On Friday the Archdiocese issued a strongly-worded statement linking the Johnson & Johnson vaccine to abortion and telling Catholics to avoid the vaccine because it is “morally compromised.” The Johnson & Johnson vaccine does not contain any fetal tissue but, like many vaccines, was developed using a line of research cells that originated from fetal cells that can be traced back to abortions several decades ago.
Sarah McDonald, a spokesperson for the Archdiocese of New Orleans, wrote in an email Monday that she didn’t know if people seeking a shot would actually have a choice, encouraging the reporter to ask a medical professional.
The statement out of New Orleans made news across the country. It appears that, as of Tuesday afternoon, only the Archdiocese of St. Louis had come out as strongly against the new vaccine. According to the Associated Press, later on Tuesday, the chairmen of the United States Conference of Catholic Bishops’ committees on doctrine and abortion said Moderna and Pfizer are preferable “if one has the ability to choose a vaccine.”
There is a difference between the Johnson & Johnson vaccine and the two that preceded it, the statement from the Archdiocese of New Orleans says. “[T]hough there was some lab testing that utilized the abortion-derived cell line, the two vaccines currently available from Pfizer and Moderna do not rely on cell lines from abortions in the manufacturing process and therefore can be morally acceptable for Catholics as the connection to abortion is extremely remote.”
Calling the decision to take the Johnson & Johnson vaccine “one of individual conscience” that should be made “in consultation with one’s healthcare provider,” the archdiocese’s statement concluded, “(W)e advise that if the Moderna or Pfizer vaccine is available, Catholics should choose to receive either of those vaccines rather than to receive the new Johnson & Johnson vaccine because of its extensive use of abortion-derived cell lines.”

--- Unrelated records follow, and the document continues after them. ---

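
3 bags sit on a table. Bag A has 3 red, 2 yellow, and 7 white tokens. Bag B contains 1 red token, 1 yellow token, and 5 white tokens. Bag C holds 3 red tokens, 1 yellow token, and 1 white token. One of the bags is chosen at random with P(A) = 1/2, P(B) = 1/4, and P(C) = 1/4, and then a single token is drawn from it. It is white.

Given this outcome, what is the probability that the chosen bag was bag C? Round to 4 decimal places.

0.0961

Compute the likelihood of this draw for each case: P(data | bag A) = (7/12) = 7/12; P(data | bag B) = (5/7) = 5/7; P(data | bag C) = (1/5) = 1/5.
The prior-weighted likelihoods are 1/2 · 7/12 = 7/24, 1/4 · 5/7 = 5/28, 1/4 · 1/5 = 1/20; these sum to 437/840.
So P(bag C | data) = (1/20) / (437/840) = 42/437.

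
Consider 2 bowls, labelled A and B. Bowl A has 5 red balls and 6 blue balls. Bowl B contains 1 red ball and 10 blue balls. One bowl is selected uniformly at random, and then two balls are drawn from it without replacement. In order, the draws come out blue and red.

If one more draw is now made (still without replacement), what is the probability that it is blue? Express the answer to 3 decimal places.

The likelihood of the observed sequence under each hypothesis: P(data | bowl A) = (6/11)(5/10) = 3/11; P(data | bowl B) = (10/11)(1/10) = 1/11.
Weighting by the prior gives 1/2 · 3/11 = 3/22, 1/2 · 1/11 = 1/22; with total 2/11.
The posterior is then P(bowl A | data) = 3/4, P(bowl B | data) = 1/4.
So P(blue next | data) = Σ P(blue next | H) P(H | data) = (5/9)(3/4) + (1)(1/4) = 2/3.

0.667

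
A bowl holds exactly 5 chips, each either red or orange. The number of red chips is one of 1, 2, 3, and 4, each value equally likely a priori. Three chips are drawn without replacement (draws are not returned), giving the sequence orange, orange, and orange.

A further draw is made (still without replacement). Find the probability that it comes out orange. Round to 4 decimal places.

0.4000

The likelihood of the observed sequence under each hypothesis: P(data | r = 1) = (4/5)(3/4)(2/3) = 2/5; P(data | r = 2) = (3/5)(2/4)(1/3) = 1/10; P(data | r = 3) = (2/5)(1/4)(0/3) = 0; P(data | r = 4) = (1/5)(0/4) = 0.
Multiplying each by its prior: 1/4 · 2/5 = 1/10, 1/4 · 1/10 = 1/40, 1/4 · 0 = 0, 1/4 · 0 = 0; with total 1/8.
The posterior is then P(r = 1 | data) = 4/5, P(r = 2 | data) = 1/5, P(r = 3 | data) = 0, P(r = 4 | data) = 0.
So P(orange next | data) = Σ P(orange next | H) P(H | data) = (1/2)(4/5) + (0)(1/5) = 2/5.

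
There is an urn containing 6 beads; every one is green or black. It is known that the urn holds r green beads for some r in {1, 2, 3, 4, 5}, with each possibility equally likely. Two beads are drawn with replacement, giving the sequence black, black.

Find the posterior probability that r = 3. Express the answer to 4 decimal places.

0.1636

The likelihood of the observed sequence under each hypothesis: P(data | r = 1) = (5/6)(5/6) = 25/36; P(data | r = 2) = (4/6)(4/6) = 4/9; P(data | r = 3) = (3/6)(3/6) = 1/4; P(data | r = 4) = (2/6)(2/6) = 1/9; P(data | r = 5) = (1/6)(1/6) = 1/36.
Weighting by the prior gives 1/5 · 25/36 = 5/36, 1/5 · 4/9 = 4/45, 1/5 · 1/4 = 1/20, 1/5 · 1/9 = 1/45, 1/5 · 1/36 = 1/180; summing to 11/36.
Therefore the posterior P(r = 3 | data) = (1/20) / (11/36) = 9/55.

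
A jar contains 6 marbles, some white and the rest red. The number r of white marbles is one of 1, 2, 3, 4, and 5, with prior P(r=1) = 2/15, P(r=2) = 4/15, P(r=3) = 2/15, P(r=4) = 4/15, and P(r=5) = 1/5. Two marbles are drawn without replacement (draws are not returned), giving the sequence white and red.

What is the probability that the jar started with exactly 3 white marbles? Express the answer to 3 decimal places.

0.168

For each hypothesis, P(data | H) works out to: P(data | r = 1) = (1/6)(5/5) = 1/6; P(data | r = 2) = (2/6)(4/5) = 4/15; P(data | r = 3) = (3/6)(3/5) = 3/10; P(data | r = 4) = (4/6)(2/5) = 4/15; P(data | r = 5) = (5/6)(1/5) = 1/6.
Multiplying each by its prior: 2/15 · 1/6 = 1/45, 4/15 · 4/15 = 16/225, 2/15 · 3/10 = 1/25, 4/15 · 4/15 = 16/225, 1/5 · 1/6 = 1/30; these sum to 107/450.
Therefore the posterior P(r = 3 | data) = (1/25) / (107/450) = 18/107.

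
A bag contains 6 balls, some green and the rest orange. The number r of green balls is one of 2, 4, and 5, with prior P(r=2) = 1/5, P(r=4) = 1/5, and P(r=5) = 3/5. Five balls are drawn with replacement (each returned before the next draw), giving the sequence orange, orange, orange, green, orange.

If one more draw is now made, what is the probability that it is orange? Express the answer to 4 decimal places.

0.6179

Compute the likelihood of the observed sequence for each case: P(data | r = 2) = (4/6)(4/6)(4/6)(2/6)(4/6) = 0.065844; P(data | r = 4) = (2/6)(2/6)(2/6)(4/6)(2/6) = 0.0082305; P(data | r = 5) = (1/6)(1/6)(1/6)(5/6)(1/6) = 0.000643.
The prior-weighted likelihoods are 1/5 · 0.065844 = 0.013169, 1/5 · 0.0082305 = 0.0016461, 3/5 · 0.000643 = 0.0003858; with total 0.015201.
Normalising, the posterior is P(r = 2 | data) = 0.86633, P(r = 4 | data) = 0.10829, P(r = 5 | data) = 0.025381.
So P(orange next | data) = Σ P(orange next | H) P(H | data) = (2/3)(0.86633) + (1/3)(0.10829) + (1/6)(0.025381) = 0.61788.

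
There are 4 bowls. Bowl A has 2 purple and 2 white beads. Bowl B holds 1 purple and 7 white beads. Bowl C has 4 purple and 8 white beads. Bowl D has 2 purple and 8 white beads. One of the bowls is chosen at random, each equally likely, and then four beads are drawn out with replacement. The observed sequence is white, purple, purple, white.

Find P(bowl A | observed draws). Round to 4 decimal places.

0.4182

For each hypothesis, P(data | H) works out to: P(data | bowl A) = (2/4)(2/4)(2/4)(2/4) = 0.0625; P(data | bowl B) = (7/8)(1/8)(1/8)(7/8) = 0.011963; P(data | bowl C) = (8/12)(4/12)(4/12)(8/12) = 0.049383; P(data | bowl D) = (8/10)(2/10)(2/10)(8/10) = 0.0256.
Weighting by the prior gives 1/4 · 0.0625 = 0.015625, 1/4 · 0.011963 = 0.0029907, 1/4 · 0.049383 = 0.012346, 1/4 · 0.0256 = 0.0064; summing to 0.037361.
Hence P(bowl A | data) = (0.015625) / (0.037361) = 0.41821.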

The Bishop Michael Duca of the Diocese of Baton Rouge issued a statement Monday that was different in tone from the one issued in New Orleans. Catholics “should feel free” to receive the Johnson & Johnson vaccine if they cannot “for any reasonable circumstance” find one of the alternatives, according to a statement on Monday.
Edwards said providers will try to inform patients ahead of their appointments of the type of vaccine that will be administered, potentially giving a patient the chance to receive their vaccine of choice by rescheduling their appointment or finding it at a different provider.
The governor did not give a timeline on when vaccine menus could become a reality. He was scheduled to receive his second vaccine dose Tuesday afternoon.